Sparse matrices in Julia currently do not explicitly allow 3-dimensional matrices, only 2-d. What can be done on the other hand is make a sparse matrix of sparse vectors. This way, to get element matrix[i,j,k]
, you instead get sparse_matrix[i,j][k]
.
This workaround works as long as you don't try to do matrix algebra, which is not the case here since it's only storing transitions, basically like a dictionary. However the problem is that currently the transition matrix is stored as T: SPxAxS
, and the function all get the SP
dimension by using T[:,a,s]
.
This notation is incompatible with the way 3D sparse matrices work as explained previously, therefore putting me in a bit of a pickle.

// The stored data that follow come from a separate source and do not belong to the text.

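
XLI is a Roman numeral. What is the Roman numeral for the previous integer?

XLI = 41; previous is 40

XL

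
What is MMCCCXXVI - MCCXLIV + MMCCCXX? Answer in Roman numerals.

MMCCCXXVI = 2326, MCCXLIV = 1244, MMCCCXX = 2320
2326 - 1244 = 1082
1082 + 2320 = 3402

MMMCDII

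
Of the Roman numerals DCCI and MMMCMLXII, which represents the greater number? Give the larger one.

DCCI = 701
MMMCMLXII = 3962
3962 is larger

MMMCMLXII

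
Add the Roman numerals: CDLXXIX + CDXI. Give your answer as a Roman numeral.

CDLXXIX = 479
CDXI = 411
479 + 411 = 890

DCCCXC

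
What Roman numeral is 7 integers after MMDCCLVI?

MMDCCLVI = 2756
2756 + 7 = 2763

MMDCCLXIII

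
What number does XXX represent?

XXX: X=10, X=10, X=10
10 + 10 + 10 = 30

30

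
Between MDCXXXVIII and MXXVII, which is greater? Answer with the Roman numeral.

MDCXXXVIII = 1638
MXXVII = 1027
1638 is larger

MDCXXXVIII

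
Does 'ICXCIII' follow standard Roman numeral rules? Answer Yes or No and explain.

'ICXCIII': Invalid subtractive combination: IC

No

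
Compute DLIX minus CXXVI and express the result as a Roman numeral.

DLIX = 559
CXXVI = 126
559 - 126 = 433

CDXXXIII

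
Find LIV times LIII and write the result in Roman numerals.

LIV = 54
LIII = 53
54 × 53 = 2862

MMDCCCLXII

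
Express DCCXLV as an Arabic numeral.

DCCXLV: D=500, C=100, C=100, XL=40, V=5
500 + 100 + 100 + 40 + 5 = 745

745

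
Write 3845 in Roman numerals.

Convert 3845 to Roman numerals:
  3845 contains 3×1000 (MMM)
  845 contains 1×500 (D)
  345 contains 3×100 (CCC)
  45 contains 1×40 (XL)
  5 contains 1×5 (V)

MMMDCCCXLV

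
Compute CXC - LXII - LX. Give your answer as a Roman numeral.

CXC = 190, LXII = 62, LX = 60
190 - 62 = 128
128 - 60 = 68

LXVIII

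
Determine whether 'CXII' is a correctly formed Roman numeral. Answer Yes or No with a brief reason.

'CXII': Check the rules: uses only the symbols I, V, X, L, C, D, M; no symbol is repeated more than three times in a row; V, L and D each appear at most once; no smaller symbol precedes a larger one (values never increase from left to right). Value: C (100) + X (10) + I (1) + I (1) = 112. So it is a valid standard Roman numeral.

Yes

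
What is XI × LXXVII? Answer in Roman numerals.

XI = 11
LXXVII = 77
11 × 77 = 847

DCCCXLVII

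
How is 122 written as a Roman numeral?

Convert 122 to Roman numerals:
  122 contains 1×100 (C)
  22 contains 2×10 (XX)
  2 contains 2×1 (II)

CXXII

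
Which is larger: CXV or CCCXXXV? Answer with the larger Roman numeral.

CXV = 115
CCCXXXV = 335
335 is larger

CCCXXXV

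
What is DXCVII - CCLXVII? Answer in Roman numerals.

DXCVII = 597
CCLXVII = 267
597 - 267 = 330

CCCXXX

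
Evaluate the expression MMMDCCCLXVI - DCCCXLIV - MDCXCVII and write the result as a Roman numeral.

MMMDCCCLXVI = 3866, DCCCXLIV = 844, MDCXCVII = 1697
3866 - 844 = 3022
3022 - 1697 = 1325

MCCCXXV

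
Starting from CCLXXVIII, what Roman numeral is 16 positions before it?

CCLXXVIII = 278
278 - 16 = 262

CCLXII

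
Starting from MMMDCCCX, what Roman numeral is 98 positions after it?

MMMDCCCX = 3810
3810 + 98 = 3908

MMMCMVIII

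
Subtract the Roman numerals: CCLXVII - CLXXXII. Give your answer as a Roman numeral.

CCLXVII = 267
CLXXXII = 182
267 - 182 = 85

LXXXV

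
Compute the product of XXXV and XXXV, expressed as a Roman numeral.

XXXV = 35
XXXV = 35
35 × 35 = 1225

MCCXXV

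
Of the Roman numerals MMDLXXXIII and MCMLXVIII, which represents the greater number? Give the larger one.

MMDLXXXIII = 2583
MCMLXVIII = 1968
2583 is larger

MMDLXXXIII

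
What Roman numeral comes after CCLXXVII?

CCLXXVII = 277, so the next integer is 277 + 1 = 278

CCLXXVIII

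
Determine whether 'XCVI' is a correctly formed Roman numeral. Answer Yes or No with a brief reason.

'XCVI': Check the rules: uses only the symbols I, V, X, L, C, D, M; no symbol is repeated more than three times in a row; V, L and D each appear at most once; the only place a smaller symbol precedes a larger one is the allowed subtractive pair XC, the symbol right after such a pair (if any) is smaller than the pair's first symbol, and otherwise the values never increase from left to right. Value: XC (90) + V (5) + I (1) = 96. So it is a valid standard Roman numeral.

Yes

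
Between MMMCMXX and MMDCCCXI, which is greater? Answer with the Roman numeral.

MMMCMXX = 3920
MMDCCCXI = 2811
3920 is larger

MMMCMXX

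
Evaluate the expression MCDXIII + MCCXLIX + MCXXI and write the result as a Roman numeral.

MCDXIII = 1413, MCCXLIX = 1249, MCXXI = 1121
1413 + 1249 = 2662
2662 + 1121 = 3783

MMMDCCLXXXIII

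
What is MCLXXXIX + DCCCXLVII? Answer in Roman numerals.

MCLXXXIX = 1189
DCCCXLVII = 847
1189 + 847 = 2036

MMXXXVI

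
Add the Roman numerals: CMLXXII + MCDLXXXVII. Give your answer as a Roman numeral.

CMLXXII = 972
MCDLXXXVII = 1487
972 + 1487 = 2459

MMCDLIX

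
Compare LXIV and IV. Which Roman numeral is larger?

LXIV = 64
IV = 4
64 is larger

LXIV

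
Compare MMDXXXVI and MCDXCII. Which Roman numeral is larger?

MMDXXXVI = 2536
MCDXCII = 1492
2536 is larger

MMDXXXVI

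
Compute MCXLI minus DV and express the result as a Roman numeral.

MCXLI = 1141
DV = 505
1141 - 505 = 636

DCXXXVI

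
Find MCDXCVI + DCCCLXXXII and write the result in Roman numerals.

MCDXCVI = 1496
DCCCLXXXII = 882
1496 + 882 = 2378

MMCCCLXXVIII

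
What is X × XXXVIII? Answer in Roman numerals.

X = 10
XXXVIII = 38
10 × 38 = 380

CCCLXXX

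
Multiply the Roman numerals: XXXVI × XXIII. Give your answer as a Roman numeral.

XXXVI = 36
XXIII = 23
36 × 23 = 828

DCCCXXVIII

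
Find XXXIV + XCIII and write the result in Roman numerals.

XXXIV = 34
XCIII = 93
34 + 93 = 127

CXXVII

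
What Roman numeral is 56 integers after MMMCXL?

MMMCXL = 3140
3140 + 56 = 3196

MMMCXCVI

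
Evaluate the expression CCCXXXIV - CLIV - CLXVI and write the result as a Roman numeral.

CCCXXXIV = 334, CLIV = 154, CLXVI = 166
334 - 154 = 180
180 - 166 = 14

XIV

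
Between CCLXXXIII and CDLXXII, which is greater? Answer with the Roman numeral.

CCLXXXIII = 283
CDLXXII = 472
472 is larger

CDLXXII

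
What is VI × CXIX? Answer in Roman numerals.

VI = 6
CXIX = 119
6 × 119 = 714

DCCXIV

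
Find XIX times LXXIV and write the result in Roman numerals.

XIX = 19
LXXIV = 74
19 × 74 = 1406

MCDVI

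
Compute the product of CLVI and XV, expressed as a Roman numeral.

CLVI = 156
XV = 15
156 × 15 = 2340

MMCCCXL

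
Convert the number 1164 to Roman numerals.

Convert 1164 to Roman numerals:
  1164 contains 1×1000 (M)
  164 contains 1×100 (C)
  64 contains 1×50 (L)
  14 contains 1×10 (X)
  4 contains 1×4 (IV)

MCLXIV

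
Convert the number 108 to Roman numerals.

Convert 108 to Roman numerals:
  108 contains 1×100 (C)
  8 contains 1×5 (V)
  3 contains 3×1 (III)

CVIII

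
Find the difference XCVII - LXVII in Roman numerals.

XCVII = 97
LXVII = 67
97 - 67 = 30

XXX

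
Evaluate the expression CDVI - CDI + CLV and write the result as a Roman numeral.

CDVI = 406, CDI = 401, CLV = 155
406 - 401 = 5
5 + 155 = 160

CLX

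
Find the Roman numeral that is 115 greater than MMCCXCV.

MMCCXCV = 2295
2295 + 115 = 2410

MMCDX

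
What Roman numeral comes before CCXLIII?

CCXLIII = 243; previous is 242

CCXLII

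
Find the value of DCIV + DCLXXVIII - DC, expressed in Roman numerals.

DCIV = 604, DCLXXVIII = 678, DC = 600
604 + 678 = 1282
1282 - 600 = 682

DCLXXXII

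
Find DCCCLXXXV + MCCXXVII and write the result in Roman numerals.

DCCCLXXXV = 885
MCCXXVII = 1227
885 + 1227 = 2112

MMCXII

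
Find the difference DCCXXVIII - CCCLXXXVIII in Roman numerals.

DCCXXVIII = 728
CCCLXXXVIII = 388
728 - 388 = 340

CCCXL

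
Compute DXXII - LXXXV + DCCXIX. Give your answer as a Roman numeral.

DXXII = 522, LXXXV = 85, DCCXIX = 719
522 - 85 = 437
437 + 719 = 1156

MCLVI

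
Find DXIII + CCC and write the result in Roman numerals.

DXIII = 513
CCC = 300
513 + 300 = 813

DCCCXIII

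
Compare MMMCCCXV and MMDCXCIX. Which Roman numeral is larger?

MMMCCCXV = 3315
MMDCXCIX = 2699
3315 is larger

MMMCCCXV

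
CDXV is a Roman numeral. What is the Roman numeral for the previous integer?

CDXV = 415; previous is 414

CDXIV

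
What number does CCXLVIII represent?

CCXLVIII: C=100, C=100, XL=40, V=5, I=1, I=1, I=1
100 + 100 + 40 + 5 + 1 + 1 + 1 = 248

248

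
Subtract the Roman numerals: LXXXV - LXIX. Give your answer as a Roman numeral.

LXXXV = 85
LXIX = 69
85 - 69 = 16

XVI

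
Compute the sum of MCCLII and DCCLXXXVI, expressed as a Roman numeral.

MCCLII = 1252
DCCLXXXVI = 786
1252 + 786 = 2038

MMXXXVIII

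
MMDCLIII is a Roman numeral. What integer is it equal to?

MMDCLIII: M=1000, M=1000, D=500, C=100, L=50, I=1, I=1, I=1
1000 + 1000 + 500 + 100 + 50 + 1 + 1 + 1 = 2653

2653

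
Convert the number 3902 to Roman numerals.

Convert 3902 to Roman numerals:
  3902 contains 3×1000 (MMM)
  902 contains 1×900 (CM)
  2 contains 2×1 (II)

MMMCMII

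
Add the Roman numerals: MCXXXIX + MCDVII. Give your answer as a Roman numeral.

MCXXXIX = 1139
MCDVII = 1407
1139 + 1407 = 2546

MMDXLVI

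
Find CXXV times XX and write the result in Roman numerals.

CXXV = 125
XX = 20
125 × 20 = 2500

MMD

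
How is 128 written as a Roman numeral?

Convert 128 to Roman numerals:
  128 contains 1×100 (C)
  28 contains 2×10 (XX)
  8 contains 1×5 (V)
  3 contains 3×1 (III)

CXXVIII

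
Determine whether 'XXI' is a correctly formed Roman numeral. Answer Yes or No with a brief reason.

'XXI': Check the rules: uses only the symbols I, V, X, L, C, D, M; no symbol is repeated more than three times in a row; V, L and D each appear at most once; no smaller symbol precedes a larger one (values never increase from left to right). Value: X (10) + X (10) + I (1) = 21. So it is a valid standard Roman numeral.

Yes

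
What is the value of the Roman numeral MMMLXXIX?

MMMLXXIX: M=1000, M=1000, M=1000, L=50, X=10, X=10, IX=9
1000 + 1000 + 1000 + 50 + 10 + 10 + 9 = 3079

3079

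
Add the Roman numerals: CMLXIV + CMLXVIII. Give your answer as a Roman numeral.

CMLXIV = 964
CMLXVIII = 968
964 + 968 = 1932

MCMXXXII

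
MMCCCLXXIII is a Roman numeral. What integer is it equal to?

MMCCCLXXIII: M=1000, M=1000, C=100, C=100, C=100, L=50, X=10, X=10, I=1, I=1, I=1
1000 + 1000 + 100 + 100 + 100 + 50 + 10 + 10 + 1 + 1 + 1 = 2373

2373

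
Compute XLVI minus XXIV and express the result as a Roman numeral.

XLVI = 46
XXIV = 24
46 - 24 = 22

XXII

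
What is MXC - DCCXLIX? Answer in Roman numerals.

MXC = 1090
DCCXLIX = 749
1090 - 749 = 341

CCCXLI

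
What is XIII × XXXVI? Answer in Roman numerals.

XIII = 13
XXXVI = 36
13 × 36 = 468

CDLXVIII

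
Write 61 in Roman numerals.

Convert 61 to Roman numerals:
  61 contains 1×50 (L)
  11 contains 1×10 (X)
  1 contains 1×1 (I)

LXI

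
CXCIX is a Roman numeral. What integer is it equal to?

CXCIX: C=100, XC=90, IX=9
100 + 90 + 9 = 199

199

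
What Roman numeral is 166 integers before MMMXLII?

MMMXLII = 3042
3042 - 166 = 2876

MMDCCCLXXVI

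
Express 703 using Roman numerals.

Convert 703 to Roman numerals:
  703 contains 1×500 (D)
  203 contains 2×100 (CC)
  3 contains 3×1 (III)

DCCIII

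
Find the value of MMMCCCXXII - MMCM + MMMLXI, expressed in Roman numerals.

MMMCCCXXII = 3322, MMCM = 2900, MMMLXI = 3061
3322 - 2900 = 422
422 + 3061 = 3483

MMMCDLXXXIII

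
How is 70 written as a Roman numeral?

Convert 70 to Roman numerals:
  70 contains 1×50 (L)
  20 contains 2×10 (XX)

LXX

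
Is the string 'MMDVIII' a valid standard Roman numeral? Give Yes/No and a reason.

'MMDVIII': Check the rules: uses only the symbols I, V, X, L, C, D, M; no symbol is repeated more than three times in a row; V, L and D each appear at most once; no smaller symbol precedes a larger one (values never increase from left to right). Value: M (1000) + M (1000) + D (500) + V (5) + I (1) + I (1) + I (1) = 2508. So it is a valid standard Roman numeral.

Yes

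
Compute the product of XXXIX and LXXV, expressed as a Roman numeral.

XXXIX = 39
LXXV = 75
39 × 75 = 2925

MMCMXXV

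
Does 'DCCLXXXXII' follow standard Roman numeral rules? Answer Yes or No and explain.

'DCCLXXXXII': More than 3 consecutive X's

No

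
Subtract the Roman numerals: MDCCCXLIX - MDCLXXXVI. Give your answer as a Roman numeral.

MDCCCXLIX = 1849
MDCLXXXVI = 1686
1849 - 1686 = 163

CLXIII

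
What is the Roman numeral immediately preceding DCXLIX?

DCXLIX = 649; previous is 648

DCXLVIII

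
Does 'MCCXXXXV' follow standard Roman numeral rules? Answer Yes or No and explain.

'MCCXXXXV': More than 3 consecutive X's

No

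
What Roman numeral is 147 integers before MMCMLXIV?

MMCMLXIV = 2964
2964 - 147 = 2817

MMDCCCXVII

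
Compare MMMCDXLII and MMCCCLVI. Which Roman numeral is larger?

MMMCDXLII = 3442
MMCCCLVI = 2356
3442 is larger

MMMCDXLII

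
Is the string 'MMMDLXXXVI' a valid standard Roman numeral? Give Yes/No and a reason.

'MMMDLXXXVI': Check the rules: uses only the symbols I, V, X, L, C, D, M; no symbol is repeated more than three times in a row; V, L and D each appear at most once; no smaller symbol precedes a larger one (values never increase from left to right). Value: M (1000) + M (1000) + M (1000) + D (500) + L (50) + X (10) + X (10) + X (10) + V (5) + I (1) = 3586. So it is a valid standard Roman numeral.

Yes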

I don't see any solution except making the transition matrix T:SxAxSP
, which could be problematic for current user code and which is why I'm reporting it here, to see if any other solutions are proposed.
Ah, shoot! Well, if you want, we can make the switch to AbstractArray
s without actually having any concrete type to use. There may be a n-dimensional sparse representation out there somewhere, or it is not too hard to create your own.
to get element matrix[i,j,k], you instead get sparse_matrix[i,j][k].
The TabularMDP
type is supposed to be more of an example than something that is flexible and high performance, so I'd rather stick with the matrix[i,j,k]
syntax for clarity.
could be problematic for current user code and which is why I'm reporting it here, to see if any other solutions are proposed.
Since we just changed the name - there aren't really any users, so I would be fine changing it if there is a good solution.
This is kind of the reason that we moved away from tabular representations in the first place. For most problems it is easier and clearer to just write a transition
function that returns SparseCat
distributions than to think too much about sparse matrices. SparseCat
is really efficient for value iteration.